Spongebobs suggestion about giving access is one obvious practical solution to implement.
I wonder, how the hell did we ever get electricity, telephone and cable to houses?
What about finding an answer to the still unanswered question, what a MAN can do for a place like Kiltimagh, can ever be expected to do, before similar projects are done in the same way?
There are a number of potential MAN customers in Manorhamilton. ADSL is no use for them and business quality wireless isn't either. If the backhaul was sorted there are a number of customers that would use the MAN
(I don't mind you mistaking Kiltimagh for another place.) My point is: A lot of money is spent on each of the MANs. In the smaller places like Kiltimagh in Mayo, and many of the smaller places which are planned, I can't see a proper cost-benefit equation being established by the DCMNR.

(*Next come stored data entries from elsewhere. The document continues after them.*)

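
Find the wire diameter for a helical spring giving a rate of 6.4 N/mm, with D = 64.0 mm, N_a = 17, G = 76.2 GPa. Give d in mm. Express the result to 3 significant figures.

7.40 mm

d = (8D³N_a·k / G)^(1/4) = (8·64.0³·17·6.4 / (76.2×10³))^0.25
  = (2994.4)^0.25 = 7.3973 mm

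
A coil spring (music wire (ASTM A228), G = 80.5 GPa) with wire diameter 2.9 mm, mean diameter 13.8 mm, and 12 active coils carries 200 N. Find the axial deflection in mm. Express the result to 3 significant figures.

k = Gd⁴/(8D³N_a) = (80.5×10³)(2.9⁴)/(8·13.8³·12) = 22.567 N/mm
δ = F/k = 200 / 22.567 = 8.8624 mm

8.86 mm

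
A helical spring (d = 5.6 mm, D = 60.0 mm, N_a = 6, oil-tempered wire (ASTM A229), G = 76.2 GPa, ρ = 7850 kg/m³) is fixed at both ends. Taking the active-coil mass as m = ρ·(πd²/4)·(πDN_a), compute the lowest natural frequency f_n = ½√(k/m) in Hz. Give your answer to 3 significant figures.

k = Gd⁴/(8D³N_a) = (76.2×10³)(5.6⁴)/(8·60.0³·6) = 7.2279 N/mm = 7227.9 N/m
Wire length L = πDN_a = π·60.0·6 = 1131 mm
m = ρ·(πd²/4)·L = 7850 × 24.63×10⁻⁶ m² × 1.131 m = 0.21867 kg
f_n = ½√(k/m) = 0.5·√(7227.9/0.21867) = 0.5·√(33054) = 90.904 Hz

90.9 Hz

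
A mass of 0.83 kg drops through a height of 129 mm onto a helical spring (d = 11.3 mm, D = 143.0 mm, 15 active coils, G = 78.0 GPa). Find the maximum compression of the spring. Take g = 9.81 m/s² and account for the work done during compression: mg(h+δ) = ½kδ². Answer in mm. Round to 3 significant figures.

26.4 mm

k = Gd⁴/(8D³N_a) = (78.0×10³)(11.3⁴)/(8·143.0³·15) = 3.6243 N/mm
W = mg = 0.83 × 9.81 = 8.1423 N
½kδ² − Wδ − Wh = 0 → δ = (W + √(W² + 2kWh))/k
δ = (8.1423 + √(66.297 + 7613.53))/3.6243 = (8.1423 + 87.635)/3.6243 = 26.427 mm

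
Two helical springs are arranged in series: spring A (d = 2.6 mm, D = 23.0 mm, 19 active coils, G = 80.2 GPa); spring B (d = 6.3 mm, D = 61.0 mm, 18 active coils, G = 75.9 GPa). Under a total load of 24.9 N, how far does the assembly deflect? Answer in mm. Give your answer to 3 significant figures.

k_A = Gd⁴/(8D³N_a) = (80.2×10³)(2.6⁴)/(8·23.0³·19) = 1.9817 N/mm
k_B = Gd⁴/(8D³N_a) = (75.9×10³)(6.3⁴)/(8·61.0³·18) = 3.6581 N/mm
Series: 1/k_eq = 1/1.9817 + 1/3.6581 = 0.77798; k_eq = 1.2854 N/mm
δ = F/k_eq = 24.9/1.2854 = 19.372 mm

19.4 mm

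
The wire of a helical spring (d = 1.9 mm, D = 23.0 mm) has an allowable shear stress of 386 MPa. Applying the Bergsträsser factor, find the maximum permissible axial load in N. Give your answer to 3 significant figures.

40.7 N

C = D/d = 23.0/1.9 = 12.1053
K_B = (4C+2)/(4C−3) = 50.421/45.421 = 1.1101
τ_max = K·8FD/(πd³) → F_max = τ_allow·πd³/(8DK)
F_max = 386·π·1.9³/(8·23.0·1.1101) = 8317.6/204.25 = 40.722 N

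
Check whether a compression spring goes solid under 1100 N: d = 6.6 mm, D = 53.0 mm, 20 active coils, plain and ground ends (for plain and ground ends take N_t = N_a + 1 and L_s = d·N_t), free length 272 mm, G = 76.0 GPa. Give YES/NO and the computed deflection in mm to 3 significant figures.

YES, δ = 182 mm

k = Gd⁴/(8D³N_a) = (76.0×10³)(6.6⁴)/(8·53.0³·20) = 6.054 N/mm
N_t = 21; L_s = 6.6·21 = 138.6 mm; δ_solid = L₀ − L_s = 272 − 138.6 = 133.4 mm
δ = F/k = 1100/6.054 = 181.7 mm
δ ≥ δ_solid → spring goes solid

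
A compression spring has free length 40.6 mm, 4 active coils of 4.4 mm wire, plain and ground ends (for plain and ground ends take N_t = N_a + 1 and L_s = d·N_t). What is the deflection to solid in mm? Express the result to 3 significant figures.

18.6 mm

N_t = 5; L_s = 4.4·5 = 22 mm
δ_solid = L₀ − L_s = 40.6 − 22 = 18.6 mm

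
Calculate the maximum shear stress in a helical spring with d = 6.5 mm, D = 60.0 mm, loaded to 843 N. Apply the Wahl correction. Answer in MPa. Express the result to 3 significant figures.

543 MPa

Spring index C = D/d = 60.0/6.5 = 9.2308
K_W = (4C−1)/(4C−4) + 0.615/C = 35.923/32.923 + 0.0666 = 1.1577
τ₀ = 8FD/(πd³) = 8·843·60.0/(π·6.5³) = 404640/862.76 = 469.01 MPa
τ_max = K·τ₀ = 1.1577 × 469.01 = 542.99 MPa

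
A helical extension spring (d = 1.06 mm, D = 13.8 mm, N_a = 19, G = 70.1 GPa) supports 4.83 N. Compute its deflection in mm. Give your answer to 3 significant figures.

21.8 mm

k = Gd⁴/(8D³N_a) = (70.1×10³)(1.06⁴)/(8·13.8³·19) = 0.22154 N/mm
δ = F/k = 4.83 / 0.22154 = 21.802 mm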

Take Kiltimagh: There is one company, as far as I know, CMS peripherals, which employs some 23 people, that could one day eventually benefit from the MAN. I don't think they use it or really need it. And even if they did: What's the fibre cable doing meandering through the town in figures of eight? What was it meant to do? I believe Mayo's County Councillors who applied for this MAN, and the DCMNR and the professional planners of the MAN don't have a clue what they are doing. They have got the money and they lay the fibre. Fullstop. And please do not ask questions what this is all about, when we've told you our answer already a hundred times: the MANs are about bringing broadband to the people of Ireland (and not so long ago we'd have added: so that Ireland can be the first country in Europe to have widespread 5 Mb/s broadband...)
Sponge, you are in favour of the MANs (And I can see your point, to a point, with bigger towns with enough businesses and telcos to backhaul-connect in alternative ways to Eircom). Can you give me an answer to that question: What can the fibre loops meandering through small towns like Kiltimagh do for the people of Kiltimagh?
(Even if the backhaul situation is put in place).
I've asked County Councillors, I have asked DCMNR guys, I've talked to E-Net guys, I have talked to people in the know about Metropolitan Area Networks in other countries. They could not give an answer. If you, SpongeBob, cannot suggest practical ways how these fibre loops in smaller towns can be put to use, then I believe that this is a waste of money, time and effort and should be reconsidered.